It is always interesting to find a bird species you are pretty familiar with in a new location or season. Such was the case and pleasant surprise that Steve and I found when stumbling upon the Willet in coastal Texas in May, 2016. This giant puppy dog of a sandpiper is typically a relatively low-key, almost dull bird when spotted in Missouri during its migration. The individuals we observed in Texas, however, were quite conspicuous as they combined long vocalizations with slow flights that really showed off the contrasting black and white wings. They were a pleasure to watch and photograph.
Tonight I am sharing a few miscellaneous shorebirds. First up to bat is a shorebird that isn’t much of a shorebird at all – the Upland Sandpiper. So named due to its preference for higher and drier habitat, the Upland Sandpiper can be found in fields and meadows.

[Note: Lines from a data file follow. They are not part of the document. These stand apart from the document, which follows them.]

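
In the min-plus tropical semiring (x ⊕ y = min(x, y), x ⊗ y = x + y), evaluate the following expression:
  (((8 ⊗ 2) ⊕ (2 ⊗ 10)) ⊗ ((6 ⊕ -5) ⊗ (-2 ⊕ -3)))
(((8 ⊗ 2) ⊕ (2 ⊗ 10)) ⊗ ((6 ⊕ -5) ⊗ (-2 ⊕ -3))) = 2

Expand innermost to outermost. Recall ⊕ takes the minimum of its arguments and ⊗ takes their sum. Working out the expression (((8 ⊗ 2) ⊕ (2 ⊗ 10)) ⊗ ((6 ⊕ -5) ⊗ (-2 ⊕ -3))) gives 2.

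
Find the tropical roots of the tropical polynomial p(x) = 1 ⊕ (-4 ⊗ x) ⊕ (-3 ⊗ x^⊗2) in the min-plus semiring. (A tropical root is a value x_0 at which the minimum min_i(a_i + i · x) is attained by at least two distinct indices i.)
Roots: {-1, 5}

Each tropical root is a break point of the lower envelope of the lines y = a_i + i · x (there are 3 lines, with slopes 0, 1, ..., 2). Only the lines that attain the minimum somewhere contribute to roots; other lines are dominated. Here the surviving (envelope) indices are i = 2, i = 1, i = 0.
Intersections between consecutive envelope lines give the roots: for adjacent envelope indices i < j the intersection is x = (a_i − a_j) / (j − i). Reading off the sorted break points: {-1, 5}.
Verification: at each break x_0, at least two indices attain the minimum of min_i(a_i + i · x_0).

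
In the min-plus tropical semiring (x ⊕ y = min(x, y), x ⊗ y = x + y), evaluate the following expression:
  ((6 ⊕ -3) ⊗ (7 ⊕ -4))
((6 ⊕ -3) ⊗ (7 ⊕ -4)) = -7

Expand innermost to outermost. Recall ⊕ takes the minimum of its arguments and ⊗ takes their sum. Working out the expression ((6 ⊕ -3) ⊗ (7 ⊕ -4)) gives -7.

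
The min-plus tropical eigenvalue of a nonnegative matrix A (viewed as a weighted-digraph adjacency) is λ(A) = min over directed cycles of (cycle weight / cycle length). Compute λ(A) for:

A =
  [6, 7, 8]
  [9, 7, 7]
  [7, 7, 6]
λ(A) = 6

Enumerate directed cycles and compute their means (weight / length). Sample:
  cycle 0 → 0: weight = 6, length = 1, mean = 6/1 ≈ 6.000
  cycle 1 → 1: weight = 7, length = 1, mean = 7/1 ≈ 7.000
  cycle 2 → 2: weight = 6, length = 1, mean = 6/1 ≈ 6.000
  cycle 0 → 1 → 0: weight = 16, length = 2, mean = 16/2 ≈ 8.000
  cycle 0 → 2 → 0: weight = 15, length = 2, mean = 15/2 ≈ 7.500
  cycle 1 → 0 → 1: weight = 16, length = 2, mean = 16/2 ≈ 8.000
Minimum mean = 6.000, attained e.g. along the cycle 0 → 0 with weight 6 and length 1. So λ(A) = 6/1 = 6.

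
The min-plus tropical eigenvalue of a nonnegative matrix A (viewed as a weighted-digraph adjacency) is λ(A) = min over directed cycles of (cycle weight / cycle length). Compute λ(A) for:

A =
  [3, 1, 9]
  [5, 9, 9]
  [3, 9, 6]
λ(A) = 3

Enumerate directed cycles and compute their means (weight / length). Sample:
  cycle 0 → 0: weight = 3, length = 1, mean = 3/1 ≈ 3.000
  cycle 1 → 1: weight = 9, length = 1, mean = 9/1 ≈ 9.000
  cycle 2 → 2: weight = 6, length = 1, mean = 6/1 ≈ 6.000
  cycle 0 → 1 → 0: weight = 6, length = 2, mean = 6/2 ≈ 3.000
  cycle 0 → 2 → 0: weight = 12, length = 2, mean = 12/2 ≈ 6.000
  cycle 1 → 0 → 1: weight = 6, length = 2, mean = 6/2 ≈ 3.000
Minimum mean = 3.000, attained e.g. along the cycle 0 → 0 with weight 3 and length 1. So λ(A) = 3/1 = 3.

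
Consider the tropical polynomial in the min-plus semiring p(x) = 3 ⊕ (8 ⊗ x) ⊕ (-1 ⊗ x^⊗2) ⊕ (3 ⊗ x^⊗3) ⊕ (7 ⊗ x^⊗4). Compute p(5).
p(5) = 3

A tropical monomial a ⊗ x^⊗i evaluates to a + i · x. Evaluating each term at x = 5:
  Term 0 contributes 3 + 0 · 5 = 3
  Term 1 contributes 8 + 1 · 5 = 13
  Term 2 contributes -1 + 2 · 5 = 9
  Term 3 contributes 3 + 3 · 5 = 18
  Term 4 contributes 7 + 4 · 5 = 27
p(5) = ⊕ of these = min[3, 13, 9, 18, 27] = 3.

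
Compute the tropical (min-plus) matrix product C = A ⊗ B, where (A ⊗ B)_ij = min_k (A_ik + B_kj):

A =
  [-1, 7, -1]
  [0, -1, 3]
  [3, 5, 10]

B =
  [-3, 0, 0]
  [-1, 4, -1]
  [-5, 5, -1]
A ⊗ B =
  [-6, -1, -2]
  [-3, 0, -2]
  [0, 3, 3]

Apply the min-plus product entry-by-entry:
  C[0][0] = min over k of (A[0][0] + B[0][0] = -1 + -3 = -4, A[0][1] + B[1][0] = 7 + -1 = 6, A[0][2] + B[2][0] = -1 + -5 = -6) = -6 (attained at k = 2)
  C[0][1] = min over k of (A[0][0] + B[0][1] = -1 + 0 = -1, A[0][1] + B[1][1] = 7 + 4 = 11, A[0][2] + B[2][1] = -1 + 5 = 4) = -1 (attained at k = 0)
  C[0][2] = min over k of (A[0][0] + B[0][2] = -1 + 0 = -1, A[0][1] + B[1][2] = 7 + -1 = 6, A[0][2] + B[2][2] = -1 + -1 = -2) = -2 (attained at k = 2)
  C[1][0] = min over k of (A[1][0] + B[0][0] = 0 + -3 = -3, A[1][1] + B[1][0] = -1 + -1 = -2, A[1][2] + B[2][0] = 3 + -5 = -2) = -3 (attained at k = 0)
  C[1][1] = min over k of (A[1][0] + B[0][1] = 0 + 0 = 0, A[1][1] + B[1][1] = -1 + 4 = 3, A[1][2] + B[2][1] = 3 + 5 = 8) = 0 (attained at k = 0)
  C[1][2] = min over k of (A[1][0] + B[0][2] = 0 + 0 = 0, A[1][1] + B[1][2] = -1 + -1 = -2, A[1][2] + B[2][2] = 3 + -1 = 2) = -2 (attained at k = 1)
  C[2][0] = min over k of (A[2][0] + B[0][0] = 3 + -3 = 0, A[2][1] + B[1][0] = 5 + -1 = 4, A[2][2] + B[2][0] = 10 + -5 = 5) = 0 (attained at k = 0)
  C[2][1] = min over k of (A[2][0] + B[0][1] = 3 + 0 = 3, A[2][1] + B[1][1] = 5 + 4 = 9, A[2][2] + B[2][1] = 10 + 5 = 15) = 3 (attained at k = 0)
  C[2][2] = min over k of (A[2][0] + B[0][2] = 3 + 0 = 3, A[2][1] + B[1][2] = 5 + -1 = 4, A[2][2] + B[2][2] = 10 + -1 = 9) = 3 (attained at k = 0)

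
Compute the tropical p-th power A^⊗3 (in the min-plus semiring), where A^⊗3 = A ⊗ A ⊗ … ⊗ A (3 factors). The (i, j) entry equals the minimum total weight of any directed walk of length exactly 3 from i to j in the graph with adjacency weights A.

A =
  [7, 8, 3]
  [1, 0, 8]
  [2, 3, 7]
A^⊗3 =
  [7, 6, 8]
  [1, 0, 4]
  [4, 3, 7]

Each entry (A^⊗3)_ij equals the minimum over all length-3 walks i = v_0 → v_1 → … → v_3 = j of Σ_t A[v_t][v_{t+1}]. For example, for (i, j) = (0, 2) we minimise over 9 possible intermediate vertex sequences; the minimum is 8, attained along the walk 0 → 2 → 0 → 2.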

Look for it on a typically elevated perch and find it by its haunting song.
With a ratio of what must have been close to 1000:1, the Wilson’s Phalarope greatly outnumbers any other Phalarope. However, Steve and I were still able to find and ID a couple of Red-necked Phalarope in winter plumage, as pictured above.
A true wetland favorite, the Black-necked Stilt is as pleasing to watch for its behavior as it is a piece of natural art.
As stout and cute as a Bulldog puppy, Willets are always a site for sore eyes.
On our last evening and during our very few hours of decent, golden hour light Steve and watched a number of Willets and Avocets feeding in the shallows near the road.